Can someone people help explain the answer? (A)? A flattening of the yield curve would cause the liability to increase faster than the asset.
Does this mean interest rates decline? If interest rates decline, you want a higher duration for assets so that does make sense.
Any thoughts would be highly appreciated.
Thanks!
 
flattening of the yield curve is either shorter term rates rising or longer term rates falling.
if shorter term rates rise - asset values fall - with a shorter duration.
if longer term rates fall - liability becomes bigger than the asset as well.
in either case the liab is increasing faster than the asset.
does this make sense?
 
Do we always assume that the yield curve is upward sloping and that is the norm?
If the yield curve was inverted.. then a flattening would be ST rates going down, and long term rates going up……
 
BaseballRedhawks wrote:Do we always assume that the yield curve is upward sloping and that is the norm?

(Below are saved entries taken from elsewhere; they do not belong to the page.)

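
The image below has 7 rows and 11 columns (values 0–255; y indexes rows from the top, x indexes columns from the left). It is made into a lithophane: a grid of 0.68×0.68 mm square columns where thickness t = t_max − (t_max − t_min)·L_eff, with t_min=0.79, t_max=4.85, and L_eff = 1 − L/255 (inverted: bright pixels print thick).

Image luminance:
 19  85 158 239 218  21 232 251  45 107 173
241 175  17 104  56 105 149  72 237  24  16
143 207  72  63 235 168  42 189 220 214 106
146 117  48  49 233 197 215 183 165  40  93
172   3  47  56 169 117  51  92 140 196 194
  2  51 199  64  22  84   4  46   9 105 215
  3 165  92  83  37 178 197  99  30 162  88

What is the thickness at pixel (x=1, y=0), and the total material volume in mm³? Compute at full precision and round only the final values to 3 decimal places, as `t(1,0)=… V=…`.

t(1,0)=2.143 V=94.836

span = t_max - t_min = 4.85 - 0.79 = 4.060
L(1,0) = 85, L_eff = 1 - 85/255 = 0.666667 (inverted)
t(1,0) = 4.85 - 4.060·0.666667 = 2.143
Σt over all 7·11 pixels = 307643/1500 ≈ 205.0953333
V = pitch²·Σt = 0.68²·307643/1500 = 94.836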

If the yield curve was inverted.. then a flattening would be ST rates going down, and long term rates going up……
That makes sense intuitively, which pretty much guarantees that that’s not how bond people see it.
To bond people, flattening means rotating clockwise (deasil), and steepening means rotating counterclockwise (anticlockwise, widdershins).
There you go.
 
In this question, is the “benchmark” duration a piece of useless information that intends to confuse you?
If the actual portfolio’s duration is 6.2, do we simply consider the plan’s asset’s duration being 6.2?